I'd point out how this is a nice working example of confirmation bias, with a pro-trade person seeing only a point-counterpoint video and interpreting it as "pro Canuck" while ignoring the inflammatory article following it, and an anti-trade person seeing only the article, believing the video that preceded it was from "something else entirely", and not noticing that the auto-starting video begins by suggesting the Canucks won the trade. Alas, no one really cares to have their confirmation bias pointed out, the majority of people think they're immune, and confirmation bias being what it is having it shoved under their nose likely won't even register at all.
See it's funny this isn't how I read the situation at all. It seemed to me that iceburg was attempting to prove that hf boards is overly negative by saying that we are the only ones being negative towards the trade.

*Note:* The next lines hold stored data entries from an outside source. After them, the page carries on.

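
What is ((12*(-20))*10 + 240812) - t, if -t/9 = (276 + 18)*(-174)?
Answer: -221992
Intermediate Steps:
t = 460404 (t = -9*(276 + 18)*(-174) = -2646*(-174) = -9*(-51156) = 460404)
((12*(-20))*10 + 240812) - t = ((12*(-20))*10 + 240812) - 1*460404 = (-240*10 + 240812) - 460404 = (-2400 + 240812) - 460404 = 238412 - 460404 = -221992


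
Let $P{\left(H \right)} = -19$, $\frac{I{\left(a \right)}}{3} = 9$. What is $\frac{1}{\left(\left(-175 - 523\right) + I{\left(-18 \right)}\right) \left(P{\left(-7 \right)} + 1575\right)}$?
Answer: $- \frac{1}{1044076} \approx -9.5779 \cdot 10^{-7}$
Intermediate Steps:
$I{\left(a \right)} = 27$ ($I{\left(a \right)} = 3 \cdot 9 = 27$)
$\frac{1}{\left(\left(-175 - 523\right) + I{\left(-18 \right)}\right) \left(P{\left(-7 \right)} + 1575\right)} = \frac{1}{\left(\left(-175 - 523\right) + 27\right) \left(-19 + 1575\right)} = \frac{1}{\left(-698 + 27\right) 1556} = \frac{1}{\left(-671\right) 1556} = \frac{1}{-1044076} = - \frac{1}{1044076}$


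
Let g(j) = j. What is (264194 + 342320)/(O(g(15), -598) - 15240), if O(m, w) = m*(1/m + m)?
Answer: -303257/7507 ≈ -40.397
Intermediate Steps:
O(m, w) = m*(m + 1/m)
(264194 + 342320)/(O(g(15), -598) - 15240) = (264194 + 342320)/((1 + 15**2) - 15240) = 606514/((1 + 225) - 15240) = 606514/(226 - 15240) = 606514/(-15014) = 606514*(-1/15014) = -303257/7507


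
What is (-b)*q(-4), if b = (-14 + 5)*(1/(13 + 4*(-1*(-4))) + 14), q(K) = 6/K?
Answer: -10989/58 ≈ -189.47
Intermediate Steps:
b = -3663/29 (b = -9*(1/(13 + 4*4) + 14) = -9*(1/(13 + 16) + 14) = -9*(1/29 + 14) = -9*407/29 = -3663/29 ≈ -126.31)
(-b)*q(-4) = (-1*(-3663/29))*(6/(-4)) = 3663*(6*(-1/4))/29 = (3663/29)*(-3/2) = -10989/58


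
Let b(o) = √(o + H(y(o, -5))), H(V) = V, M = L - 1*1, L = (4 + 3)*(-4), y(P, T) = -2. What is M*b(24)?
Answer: -29*√22 ≈ -136.02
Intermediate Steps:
L = -28 (L = 7*(-4) = -28)
M = -29 (M = -28 - 1*1 = -28 - 1 = -29)
b(o) = √(-2 + o) (b(o) = √(o - 2) = √(-2 + o))
M*b(24) = -29*√(-2 + 24) = -29*√22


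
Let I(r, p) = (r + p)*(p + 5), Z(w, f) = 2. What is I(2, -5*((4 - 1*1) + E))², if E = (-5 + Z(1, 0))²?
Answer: 10176100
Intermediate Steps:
E = 9 (E = (-5 + 2)² = (-3)² = 9)
I(r, p) = (5 + p)*(p + r) (I(r, p) = (p + r)*(5 + p) = (5 + p)*(p + r))
I(2, -5*((4 - 1*1) + E))² = ((-5*((4 - 1*1) + 9))² + 5*(-5*((4 - 1*1) + 9)) + 5*2 - 5*((4 - 1*1) + 9)*2)² = ((-5*((4 - 1) + 9))² + 5*(-5*((4 - 1) + 9)) + 10 - 5*((4 - 1) + 9)*2)² = ((-5*(3 + 9))² + 5*(-5*(3 + 9)) + 10 - 5*(3 + 9)*2)² = ((-5*12)² + 5*(-5*12) + 10 - 5*12*2)² = ((-60)² + 5*(-60) + 10 - 60*2)² = (3600 - 300 + 10 - 120)² = 3190² = 10176100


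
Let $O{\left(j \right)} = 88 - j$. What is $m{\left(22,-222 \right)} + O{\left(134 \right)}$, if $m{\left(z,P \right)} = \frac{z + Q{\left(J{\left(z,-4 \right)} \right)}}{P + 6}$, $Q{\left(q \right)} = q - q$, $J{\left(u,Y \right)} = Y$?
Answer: $- \frac{4979}{108} \approx -46.102$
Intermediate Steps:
$Q{\left(q \right)} = 0$
$m{\left(z,P \right)} = \frac{z}{6 + P}$ ($m{\left(z,P \right)} = \frac{z + 0}{P + 6} = \frac{z}{6 + P}$)
$m{\left(22,-222 \right)} + O{\left(134 \right)} = \frac{22}{6 - 222} + \left(88 - 134\right) = \frac{22}{-216} + \left(88 - 134\right) = 22 \left(- \frac{1}{216}\right) - 46 = - \frac{11}{108} - 46 = - \frac{4979}{108}$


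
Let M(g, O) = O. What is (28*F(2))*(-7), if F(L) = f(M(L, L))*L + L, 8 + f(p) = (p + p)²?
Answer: -3528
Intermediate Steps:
f(p) = -8 + 4*p² (f(p) = -8 + (p + p)² = -8 + (2*p)² = -8 + 4*p²)
F(L) = L + L*(-8 + 4*L²) (F(L) = (-8 + 4*L²)*L + L = L*(-8 + 4*L²) + L = L + L*(-8 + 4*L²))
(28*F(2))*(-7) = (28*(2*(-7 + 4*2²)))*(-7) = (28*(2*(-7 + 4*4)))*(-7) = (28*(2*(-7 + 16)))*(-7) = (28*(2*9))*(-7) = (28*18)*(-7) = 504*(-7) = -3528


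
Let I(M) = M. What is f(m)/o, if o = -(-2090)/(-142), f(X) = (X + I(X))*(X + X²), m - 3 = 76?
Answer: -14179552/209 ≈ -67845.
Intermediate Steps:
m = 79 (m = 3 + 76 = 79)
f(X) = 2*X*(X + X²) (f(X) = (X + X)*(X + X²) = (2*X)*(X + X²) = 2*X*(X + X²))
o = -1045/71 (o = -(-2090)*(-1)/142 = -55*19/71 = -1045/71 ≈ -14.718)
f(m)/o = (2*79²*(1 + 79))/(-1045/71) = (2*6241*80)*(-71/1045) = 998560*(-71/1045) = -14179552/209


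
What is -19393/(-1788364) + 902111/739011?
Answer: 232519210961/188802952572 ≈ 1.2315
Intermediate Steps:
-19393/(-1788364) + 902111/739011 = -19393*(-1/1788364) + 902111*(1/739011) = 19393/1788364 + 128873/105573 = 232519210961/188802952572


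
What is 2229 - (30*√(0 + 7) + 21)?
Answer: 2208 - 30*√7 ≈ 2128.6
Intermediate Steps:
2229 - (30*√(0 + 7) + 21) = 2229 - (30*√7 + 21) = 2229 - (21 + 30*√7) = 2229 + (-21 - 30*√7) = 2208 - 30*√7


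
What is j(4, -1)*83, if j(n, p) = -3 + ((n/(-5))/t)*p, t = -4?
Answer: -1328/5 ≈ -265.60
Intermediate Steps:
j(n, p) = -3 + n*p/20 (j(n, p) = -3 + ((n/(-5))/(-4))*p = -3 + ((n*(-⅕))*(-¼))*p = -3 + (-n/5*(-¼))*p = -3 + (n/20)*p = -3 + n*p/20)
j(4, -1)*83 = (-3 + (1/20)*4*(-1))*83 = (-3 - ⅕)*83 = -16/5*83 = -1328/5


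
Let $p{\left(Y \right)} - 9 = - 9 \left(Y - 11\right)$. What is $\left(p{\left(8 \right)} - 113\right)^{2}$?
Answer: $5929$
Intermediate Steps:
$p{\left(Y \right)} = 108 - 9 Y$ ($p{\left(Y \right)} = 9 - 9 \left(Y - 11\right) = 9 - 9 \left(-11 + Y\right) = 9 - \left(-99 + 9 Y\right) = 108 - 9 Y$)
$\left(p{\left(8 \right)} - 113\right)^{2} = \left(\left(108 - 72\right) - 113\right)^{2} = \left(36 - 113\right)^{2} = \left(-77\right)^{2} = 5929$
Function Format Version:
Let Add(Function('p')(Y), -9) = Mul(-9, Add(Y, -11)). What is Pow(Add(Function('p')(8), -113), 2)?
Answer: 5929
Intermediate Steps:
Function('p')(Y) = Add(108, Mul(-9, Y)) (Function('p')(Y) = Add(9, Mul(-9, Add(Y, -11))) = Add(9, Mul(-9, Add(-11, Y))) = Add(9, Add(99, Mul(-9, Y))) = Add(108, Mul(-9, Y)))
Pow(Add(Function('p')(8), -113), 2) = Pow(Add(Add(108, Mul(-9, 8)), -113), 2) = Pow(Add(Add(108, -72), -113), 2) = Pow(Add(36, -113), 2) = Pow(-77, 2) = 5929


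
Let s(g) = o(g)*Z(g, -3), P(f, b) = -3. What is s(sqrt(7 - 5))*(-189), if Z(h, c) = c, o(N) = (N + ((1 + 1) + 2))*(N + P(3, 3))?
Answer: -5670 + 567*sqrt(2) ≈ -4868.1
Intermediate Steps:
o(N) = (-3 + N)*(4 + N) (o(N) = (N + ((1 + 1) + 2))*(N - 3) = (N + (2 + 2))*(-3 + N) = (N + 4)*(-3 + N) = (4 + N)*(-3 + N) = (-3 + N)*(4 + N))
s(g) = 36 - 3*g - 3*g**2 (s(g) = (-12 + g + g**2)*(-3) = 36 - 3*g - 3*g**2)
s(sqrt(7 - 5))*(-189) = (36 - 3*sqrt(7 - 5) - 3*(sqrt(7 - 5))**2)*(-189) = (36 - 3*sqrt(2) - 3*(sqrt(2))**2)*(-189) = (36 - 3*sqrt(2) - 3*2)*(-189) = (36 - 3*sqrt(2) - 6)*(-189) = (30 - 3*sqrt(2))*(-189) = -5670 + 567*sqrt(2)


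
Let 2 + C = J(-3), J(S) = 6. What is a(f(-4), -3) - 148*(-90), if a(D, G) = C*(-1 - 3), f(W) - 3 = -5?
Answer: 13304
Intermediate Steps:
C = 4 (C = -2 + 6 = 4)
f(W) = -2 (f(W) = 3 - 5 = -2)
a(D, G) = -16 (a(D, G) = 4*(-1 - 3) = 4*(-4) = -16)
a(f(-4), -3) - 148*(-90) = -16 - 148*(-90) = -16 + 13320 = 13304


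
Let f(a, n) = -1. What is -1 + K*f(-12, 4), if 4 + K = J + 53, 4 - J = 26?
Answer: -28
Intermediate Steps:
J = -22 (J = 4 - 1*26 = 4 - 26 = -22)
K = 27 (K = -4 + (-22 + 53) = -4 + 31 = 27)
-1 + K*f(-12, 4) = -1 + 27*(-1) = -1 - 27 = -28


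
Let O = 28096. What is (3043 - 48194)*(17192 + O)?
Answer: -2044798488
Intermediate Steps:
(3043 - 48194)*(17192 + O) = (3043 - 48194)*(17192 + 28096) = -45151*45288 = -2044798488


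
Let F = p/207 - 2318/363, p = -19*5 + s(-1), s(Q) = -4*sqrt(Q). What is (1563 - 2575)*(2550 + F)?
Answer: -254793652/99 + 176*I/9 ≈ -2.5737e+6 + 19.556*I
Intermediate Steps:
p = -95 - 4*I (p = -19*5 - 4*I = -95 - 4*I ≈ -95.0 - 4.0*I)
F = -171437/25047 - 4*I/207 (F = (-95 - 4*I)/207 - 2318/363 = (-95 - 4*I)*(1/207) - 2318*1/363 = (-95/207 - 4*I/207) - 2318/363 = -171437/25047 - 4*I/207 ≈ -6.8446 - 0.019324*I)
(1563 - 2575)*(2550 + F) = (1563 - 2575)*(2550 + (-171437/25047 - 4*I/207)) = -1012*(63698413/25047 - 4*I/207) = -254793652/99 + 176*I/9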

The implication being because many people are biased against benning, hence "there's something rotten in the state of Denmark" quote. While Harold was saying that this isn't true and provided sources.
To me a more apt analogy would be saying that every single news source agrees that climate change is real and having someone else say no that isn't true and provide Fox News as an example. Even if you think the example is crap it still disproves the original argument.
And as an aside the author of the sportsnet article is dmitri fiplovic (sp) who is a former canucksarmy writer and knows the Canucks well. He isn't a media hack talking out his ass.
And now I'm tired of this weird semantic argument. Nice talking to you. Good night.